Uzo Aduba on his return to Broadway in the new play “Clyde’s”: “This is my cornerstone”
It’s just a few days before Uzo Aduba begins rehearsals for “Clyde’s,” a new Broadway production from the writer lynn nottage and director Kate Whoriskey.
In the play, Aduba plays the role of Clyde, the owner of a sandwich shop with truck stops occupied by formerly incarcerated people. “Clyde’s”, with a cast that also includes Ron Cephas Jones, Reza Salazar, Young kara and Edmond Donovan, is scheduled to open at Second Stage’s Hayes Theater on November 23. Previews start in less than a month, which feels like a lifetime when planning live entertainment during a pandemic.
“When you’re on Broadway the question that always comes up over your head is how long before we’re told we’re going to close? Aduba tells me over the phone from her home in the New York area. “I’ve never been on a show where it was ‘Shall we even open?’ because the drama is happening so behind the scenes, there is a character bigger than any of us at play here that makes it feel like this is all built on shaky ground.
But Aduba hopes “Clyde’s” goes off without a hitch. “I am an optimist in my heart and in my mind,” she says. The play marks the actor’s return to the New York scene after his Off Broadway appearance in “Venice” to Audiences about eight years ago: “My team and I have been looking for something for a long time because it’s my corner stone.”
But Hollywood came to call her soon after “Venice” closed, and her star rose quickly with the premiere of “Orange Is the New Black” in 2013. Aduba’s work as Suzanne “Crazy Eyes Warren won her two Emmys, and last year she scored another win for her portrayal of politician and activist Shirley Chisholm in ‘Mrs. America. ”Most recently, she directed and was Emmy nominated for HBO’s cover of“ In Treatment ”as a therapist juggling her own life and the lives of her patients.

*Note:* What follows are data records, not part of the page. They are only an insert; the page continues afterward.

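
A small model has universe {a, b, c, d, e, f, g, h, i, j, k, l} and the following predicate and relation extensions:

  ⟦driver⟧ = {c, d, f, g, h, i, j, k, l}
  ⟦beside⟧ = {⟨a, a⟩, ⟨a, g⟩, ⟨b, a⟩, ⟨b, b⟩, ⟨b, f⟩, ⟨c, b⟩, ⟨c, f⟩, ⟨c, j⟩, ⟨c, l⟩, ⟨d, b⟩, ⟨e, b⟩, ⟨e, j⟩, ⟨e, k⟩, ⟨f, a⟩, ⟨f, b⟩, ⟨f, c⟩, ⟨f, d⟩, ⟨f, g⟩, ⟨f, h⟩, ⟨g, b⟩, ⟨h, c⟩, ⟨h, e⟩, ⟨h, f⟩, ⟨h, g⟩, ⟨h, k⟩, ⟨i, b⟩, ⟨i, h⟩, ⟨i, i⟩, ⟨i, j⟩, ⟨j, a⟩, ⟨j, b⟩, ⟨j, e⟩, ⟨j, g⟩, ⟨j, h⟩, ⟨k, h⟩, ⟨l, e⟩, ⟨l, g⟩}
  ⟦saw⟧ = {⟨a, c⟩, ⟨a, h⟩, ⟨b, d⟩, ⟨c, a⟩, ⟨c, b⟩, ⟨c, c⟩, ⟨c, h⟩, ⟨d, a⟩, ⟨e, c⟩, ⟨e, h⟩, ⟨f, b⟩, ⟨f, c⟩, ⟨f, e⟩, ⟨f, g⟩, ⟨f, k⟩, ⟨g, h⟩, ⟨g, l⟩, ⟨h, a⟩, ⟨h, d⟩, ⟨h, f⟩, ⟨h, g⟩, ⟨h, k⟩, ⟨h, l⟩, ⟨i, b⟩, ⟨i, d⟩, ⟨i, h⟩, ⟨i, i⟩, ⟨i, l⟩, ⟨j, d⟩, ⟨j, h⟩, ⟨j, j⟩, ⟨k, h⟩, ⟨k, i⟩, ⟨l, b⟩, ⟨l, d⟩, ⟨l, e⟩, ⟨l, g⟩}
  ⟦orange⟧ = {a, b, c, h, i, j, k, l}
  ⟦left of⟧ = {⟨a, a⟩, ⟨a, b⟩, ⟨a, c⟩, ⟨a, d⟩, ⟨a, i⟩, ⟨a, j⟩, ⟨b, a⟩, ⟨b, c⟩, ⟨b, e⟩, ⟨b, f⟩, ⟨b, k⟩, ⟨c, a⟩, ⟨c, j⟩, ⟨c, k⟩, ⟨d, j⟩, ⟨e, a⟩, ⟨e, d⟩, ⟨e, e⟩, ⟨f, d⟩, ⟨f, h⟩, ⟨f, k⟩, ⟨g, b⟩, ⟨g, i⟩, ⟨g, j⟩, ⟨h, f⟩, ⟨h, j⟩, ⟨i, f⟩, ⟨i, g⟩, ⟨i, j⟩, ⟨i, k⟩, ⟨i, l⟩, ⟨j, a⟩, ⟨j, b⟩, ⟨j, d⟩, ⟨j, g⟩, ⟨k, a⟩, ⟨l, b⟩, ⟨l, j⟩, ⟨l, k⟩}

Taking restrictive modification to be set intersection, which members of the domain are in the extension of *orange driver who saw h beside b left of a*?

⟦who saw h⟧ = {x : ⟨x, h⟩ ∈ ⟦saw⟧} = {a, c, e, g, i, j, k}
⟦beside b⟧ = {x : ⟨x, b⟩ ∈ ⟦beside⟧} = {b, c, d, e, f, g, i, j}
⟦left of a⟧ = {x : ⟨x, a⟩ ∈ ⟦left of⟧} = {a, b, c, e, j, k}
⟦driver⟧ = {c, d, f, g, h, i, j, k, l}
… ∩ ⟦who saw h⟧ = {c, d, f, g, h, i, j, k, l} ∩ {a, c, e, g, i, j, k} = {c, g, i, j, k}
… ∩ ⟦beside b⟧ = {c, g, i, j, k} ∩ {b, c, d, e, f, g, i, j} = {c, g, i, j}
… ∩ ⟦left of a⟧ = {c, g, i, j} ∩ {a, b, c, e, j, k} = {c, j}
… ∩ ⟦orange⟧ = {c, j} ∩ {a, b, c, h, i, j, k, l} = {c, j}
So ⟦orange driver who saw h beside b left of a⟧ = {c, j}.

{c, j}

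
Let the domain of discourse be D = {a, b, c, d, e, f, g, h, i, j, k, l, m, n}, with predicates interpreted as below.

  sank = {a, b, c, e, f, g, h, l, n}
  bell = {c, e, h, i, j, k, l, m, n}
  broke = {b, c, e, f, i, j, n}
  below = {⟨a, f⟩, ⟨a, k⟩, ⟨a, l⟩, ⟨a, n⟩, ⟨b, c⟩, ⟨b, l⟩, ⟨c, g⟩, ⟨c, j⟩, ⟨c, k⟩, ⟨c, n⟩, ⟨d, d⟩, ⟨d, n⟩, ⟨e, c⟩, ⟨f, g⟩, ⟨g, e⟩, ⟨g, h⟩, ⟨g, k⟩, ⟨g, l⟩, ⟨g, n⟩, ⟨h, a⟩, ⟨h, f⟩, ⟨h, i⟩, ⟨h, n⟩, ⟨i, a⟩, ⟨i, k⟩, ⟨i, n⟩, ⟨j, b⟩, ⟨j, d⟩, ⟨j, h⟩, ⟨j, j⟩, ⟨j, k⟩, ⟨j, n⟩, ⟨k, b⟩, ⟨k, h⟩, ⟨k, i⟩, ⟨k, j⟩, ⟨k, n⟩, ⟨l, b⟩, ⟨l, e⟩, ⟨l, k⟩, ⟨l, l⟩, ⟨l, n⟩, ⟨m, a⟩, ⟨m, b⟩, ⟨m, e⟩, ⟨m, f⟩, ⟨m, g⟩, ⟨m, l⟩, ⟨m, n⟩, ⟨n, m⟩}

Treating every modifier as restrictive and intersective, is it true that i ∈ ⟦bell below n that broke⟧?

yes

⟦below n⟧ = {x : ⟨x, n⟩ ∈ ⟦below⟧} = {a, c, d, g, h, i, j, k, l, m}
⟦that broke⟧ = ⟦broke⟧ = {b, c, e, f, i, j, n}
⟦bell⟧ = {c, e, h, i, j, k, l, m, n}
… ∩ ⟦below n⟧ = {c, e, h, i, j, k, l, m, n} ∩ {a, c, d, g, h, i, j, k, l, m} = {c, h, i, j, k, l, m}
… ∩ ⟦that broke⟧ = {c, h, i, j, k, l, m} ∩ {b, c, e, f, i, j, n} = {c, i, j}
⟦bell below n that broke⟧ = {c, i, j}; i ∈ this set.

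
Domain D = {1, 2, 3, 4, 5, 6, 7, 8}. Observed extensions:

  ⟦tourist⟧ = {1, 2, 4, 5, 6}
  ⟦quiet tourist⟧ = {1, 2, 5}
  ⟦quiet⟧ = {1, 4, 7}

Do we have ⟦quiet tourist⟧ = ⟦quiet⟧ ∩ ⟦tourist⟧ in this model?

no

⟦quiet⟧ ∩ ⟦tourist⟧ = {1, 4, 7} ∩ {1, 2, 4, 5, 6} = {1, 4}
Observed ⟦quiet tourist⟧ = {1, 2, 5}.
These differ, so the modifier is not intersective in this model.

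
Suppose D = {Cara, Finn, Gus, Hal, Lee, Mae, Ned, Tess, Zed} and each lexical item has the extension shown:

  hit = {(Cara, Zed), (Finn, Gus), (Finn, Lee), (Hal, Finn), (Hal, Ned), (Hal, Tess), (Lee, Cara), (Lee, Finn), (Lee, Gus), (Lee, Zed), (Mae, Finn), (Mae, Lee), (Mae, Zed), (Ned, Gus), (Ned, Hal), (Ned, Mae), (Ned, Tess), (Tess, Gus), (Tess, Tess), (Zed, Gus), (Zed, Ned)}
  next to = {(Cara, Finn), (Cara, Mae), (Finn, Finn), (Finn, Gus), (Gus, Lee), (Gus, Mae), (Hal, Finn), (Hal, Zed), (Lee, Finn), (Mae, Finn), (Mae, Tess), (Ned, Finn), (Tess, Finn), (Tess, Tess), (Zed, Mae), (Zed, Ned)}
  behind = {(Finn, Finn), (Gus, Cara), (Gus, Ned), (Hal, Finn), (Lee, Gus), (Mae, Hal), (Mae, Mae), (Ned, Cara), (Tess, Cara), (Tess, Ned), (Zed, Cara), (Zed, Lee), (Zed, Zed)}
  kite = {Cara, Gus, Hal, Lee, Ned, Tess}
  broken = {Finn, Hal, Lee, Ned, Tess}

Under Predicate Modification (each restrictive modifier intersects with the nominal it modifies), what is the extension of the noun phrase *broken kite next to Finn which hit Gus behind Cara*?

{Ned, Tess}

⟦next to Finn⟧ = {x : ⟨x, Finn⟩ ∈ ⟦next to⟧} = {Cara, Finn, Hal, Lee, Mae, Ned, Tess}
⟦which hit Gus⟧ = {x : ⟨x, Gus⟩ ∈ ⟦hit⟧} = {Finn, Lee, Ned, Tess, Zed}
⟦behind Cara⟧ = {x : ⟨x, Cara⟩ ∈ ⟦behind⟧} = {Gus, Ned, Tess, Zed}
⟦kite⟧ = {Cara, Gus, Hal, Lee, Ned, Tess}
… ∩ ⟦next to Finn⟧ = {Cara, Gus, Hal, Lee, Ned, Tess} ∩ {Cara, Finn, Hal, Lee, Mae, Ned, Tess} = {Cara, Hal, Lee, Ned, Tess}
… ∩ ⟦which hit Gus⟧ = {Cara, Hal, Lee, Ned, Tess} ∩ {Finn, Lee, Ned, Tess, Zed} = {Lee, Ned, Tess}
… ∩ ⟦behind Cara⟧ = {Lee, Ned, Tess} ∩ {Gus, Ned, Tess, Zed} = {Ned, Tess}
… ∩ ⟦broken⟧ = {Ned, Tess} ∩ {Finn, Hal, Lee, Ned, Tess} = {Ned, Tess}
So ⟦broken kite next to Finn which hit Gus behind Cara⟧ = {Ned, Tess}.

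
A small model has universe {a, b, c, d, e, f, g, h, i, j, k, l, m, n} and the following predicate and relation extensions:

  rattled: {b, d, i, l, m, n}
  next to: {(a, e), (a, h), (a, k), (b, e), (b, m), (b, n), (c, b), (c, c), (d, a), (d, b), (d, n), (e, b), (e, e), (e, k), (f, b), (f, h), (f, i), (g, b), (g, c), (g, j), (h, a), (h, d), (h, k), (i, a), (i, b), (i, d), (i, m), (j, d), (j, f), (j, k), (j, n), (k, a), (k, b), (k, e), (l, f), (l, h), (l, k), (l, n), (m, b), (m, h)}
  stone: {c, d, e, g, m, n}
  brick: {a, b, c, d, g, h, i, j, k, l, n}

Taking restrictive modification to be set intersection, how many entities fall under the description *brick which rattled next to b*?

⟦which rattled⟧ = ⟦rattled⟧ = {b, d, i, l, m, n}
⟦next to b⟧ = {x : ⟨x, b⟩ ∈ ⟦next to⟧} = {c, d, e, f, g, i, k, m}
⟦brick⟧ = {a, b, c, d, g, h, i, j, k, l, n}
… ∩ ⟦which rattled⟧ = {a, b, c, d, g, h, i, j, k, l, n} ∩ {b, d, i, l, m, n} = {b, d, i, l, n}
… ∩ ⟦next to b⟧ = {b, d, i, l, n} ∩ {c, d, e, f, g, i, k, m} = {d, i}
⟦brick which rattled next to b⟧ = {d, i}, so the cardinality is 2.

2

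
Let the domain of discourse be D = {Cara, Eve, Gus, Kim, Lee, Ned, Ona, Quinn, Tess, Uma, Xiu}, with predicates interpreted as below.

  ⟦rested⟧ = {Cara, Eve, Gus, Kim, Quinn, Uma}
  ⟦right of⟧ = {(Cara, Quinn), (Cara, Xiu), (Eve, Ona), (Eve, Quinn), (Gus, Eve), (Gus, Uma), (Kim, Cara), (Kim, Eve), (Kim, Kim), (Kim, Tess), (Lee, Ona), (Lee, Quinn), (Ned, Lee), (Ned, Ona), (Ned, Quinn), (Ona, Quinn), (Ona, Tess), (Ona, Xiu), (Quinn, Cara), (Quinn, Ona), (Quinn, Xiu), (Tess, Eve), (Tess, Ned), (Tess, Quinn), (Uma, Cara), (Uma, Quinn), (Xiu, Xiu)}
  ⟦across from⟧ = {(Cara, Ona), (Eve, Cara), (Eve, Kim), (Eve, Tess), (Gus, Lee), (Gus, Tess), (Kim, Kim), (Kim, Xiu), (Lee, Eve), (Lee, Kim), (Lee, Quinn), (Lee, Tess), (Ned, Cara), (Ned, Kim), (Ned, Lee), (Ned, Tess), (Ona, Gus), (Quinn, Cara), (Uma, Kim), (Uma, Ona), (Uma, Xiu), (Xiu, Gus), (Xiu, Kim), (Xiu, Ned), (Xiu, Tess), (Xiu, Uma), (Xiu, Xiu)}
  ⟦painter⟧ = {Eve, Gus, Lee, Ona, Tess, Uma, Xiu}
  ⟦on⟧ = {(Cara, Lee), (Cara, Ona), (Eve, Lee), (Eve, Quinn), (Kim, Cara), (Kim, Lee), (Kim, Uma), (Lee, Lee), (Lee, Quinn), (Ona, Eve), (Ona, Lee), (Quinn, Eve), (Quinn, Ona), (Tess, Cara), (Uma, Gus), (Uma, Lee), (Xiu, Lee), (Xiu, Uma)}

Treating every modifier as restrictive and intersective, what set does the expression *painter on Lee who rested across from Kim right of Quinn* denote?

{Eve, Uma}

⟦on Lee⟧ = {x : ⟨x, Lee⟩ ∈ ⟦on⟧} = {Cara, Eve, Kim, Lee, Ona, Uma, Xiu}
⟦who rested⟧ = ⟦rested⟧ = {Cara, Eve, Gus, Kim, Quinn, Uma}
⟦across from Kim⟧ = {x : ⟨x, Kim⟩ ∈ ⟦across from⟧} = {Eve, Kim, Lee, Ned, Uma, Xiu}
⟦right of Quinn⟧ = {x : ⟨x, Quinn⟩ ∈ ⟦right of⟧} = {Cara, Eve, Lee, Ned, Ona, Tess, Uma}
⟦painter⟧ = {Eve, Gus, Lee, Ona, Tess, Uma, Xiu}
… ∩ ⟦on Lee⟧ = {Eve, Gus, Lee, Ona, Tess, Uma, Xiu} ∩ {Cara, Eve, Kim, Lee, Ona, Uma, Xiu} = {Eve, Lee, Ona, Uma, Xiu}
… ∩ ⟦who rested⟧ = {Eve, Lee, Ona, Uma, Xiu} ∩ {Cara, Eve, Gus, Kim, Quinn, Uma} = {Eve, Uma}
… ∩ ⟦across from Kim⟧ = {Eve, Uma} ∩ {Eve, Kim, Lee, Ned, Uma, Xiu} = {Eve, Uma}
… ∩ ⟦right of Quinn⟧ = {Eve, Uma} ∩ {Cara, Eve, Lee, Ned, Ona, Tess, Uma} = {Eve, Uma}
So ⟦painter on Lee who rested across from Kim right of Quinn⟧ = {Eve, Uma}.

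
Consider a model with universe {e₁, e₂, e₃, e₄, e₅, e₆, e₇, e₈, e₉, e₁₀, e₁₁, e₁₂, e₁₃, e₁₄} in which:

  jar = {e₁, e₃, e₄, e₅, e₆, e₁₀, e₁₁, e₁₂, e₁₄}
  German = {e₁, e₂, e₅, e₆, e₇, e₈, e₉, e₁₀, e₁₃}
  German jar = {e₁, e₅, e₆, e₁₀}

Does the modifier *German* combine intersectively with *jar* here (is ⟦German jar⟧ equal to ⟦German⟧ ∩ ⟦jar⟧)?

⟦German⟧ ∩ ⟦jar⟧ = {e₁, e₂, e₅, e₆, e₇, e₈, e₉, e₁₀, e₁₃} ∩ {e₁, e₃, e₄, e₅, e₆, e₁₀, e₁₁, e₁₂, e₁₄} = {e₁, e₅, e₆, e₁₀}
Observed ⟦German jar⟧ = {e₁, e₅, e₆, e₁₀}.
These coincide, so the modifier is intersective here.

yes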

She signed for “Clyde’s” in the spring. In mid-September, the producers released a photo of Aduba’s character. She is standing in an industrial kitchen. Her hair is as tall as it is long. She wears large gold hoops as well as several rings and a necklace that says “DAMN”. She holds a kitchen knife as if using it to file her long blood-red fingernails. “Clyde is a woman who is just trying to be successful,” Aduba says. “She’ll tear your eyes out if she does.” But not for your destruction, but for its own preservation. … That’s the only thing she knows is how to survive.
Broadway also knows how to survive. “This community is resilient, strong and resourceful,” says Aduba, “and we do everything to make sure that not only the cast, team and staff are safe, but the audience is also safe. “
Aduba expects a flood of emotions on opening night. “I’m a mourner,” she says. “I can feel it already.”
She adds, laughing, “I’m going to use Clyde’s fingernails to catch the tears.”
For now, she can’t wait to be back in New York’s Theater District, which she and her friends call “campus.”
“We call the first day of rehearsal the first day of school for a reason,” says Aduba. “We’re in our sweatpants rolling on the floor, voting for who’s gonna be the fairness mp [the liaison between the cast and the Actors’ Equity Assn.], determine if you want to have a 20-minute lunch or an hour-long break.
When the performances begin, on both days of the show, “you and your cast decide whether you are going to have lunch in the lobby or upstairs in your room or maybe go somewhere around the corner and have some sushi”, she says.
“The theater is my family,” continues Aduba. “He was the one who fed me and paid my rent, who insured me and allowed me to flourish artistically. They were and are the people who kept telling me to keep going.
The same can now be said about Broadway – keep it up!